O Estatuto da Pessoa Idosa (Lei nº 10.741/2003) assegura que pessoas com mais de 60 anos tenham direito legal a atendimento prioritário no Sistema Único de Saúde (SUS). Isso significa que, em consultas, exames e procedimentos, os idosos podem passar na frente na fila, reduzindo significativamente o tempo de espera.
A medida é uma resposta à realidade enfrentada por muitos idosos, que muitas vezes precisam esperar horas por atendimento, comprometendo sua saúde e bem-estar. Garantir prioridade no SUS é uma forma de reconhecer a importância de oferecer cuidado de qualidade a quem já contribuiu por toda a vida para a sociedade.
Especialistas em saúde pública reforçam que a prioridade não é apenas uma recomendação, mas um direito legal, que deve ser conhecido e exigido pelos idosos e seus familiares.
É fundamental que a população esteja ciente, para que os serviços de saúde cumpram a lei na prática, sem atrasos ou descumprimento.
A legislação prevê que o direito vale para todos os serviços do SUS, incluindo consultas médicas, exames laboratoriais, procedimentos hospitalares e demais atendimentos essenciais.
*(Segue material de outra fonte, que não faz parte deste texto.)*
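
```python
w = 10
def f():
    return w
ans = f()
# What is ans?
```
10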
Essa regra contribui para uma sociedade mais justa, garantindo que os idosos tenham acesso rápido e seguro aos cuidados de saúde.
Além do aspecto legal, a prioridade reforça o respeito, a dignidade e a proteção à saúde da população idosa, valores essenciais em um país com crescente número de pessoas acima de 60 anos. Conhecer e cobrar esse direito é uma forma de promover cidadania e proteção social.
Em resumo, a prioridade no SUS para idosos não é apenas um benefício: é um direito garantido pela lei, uma medida que valoriza a atenção à saúde do idoso e reforça a importância de um atendimento humanizado, ágil e respeitoso.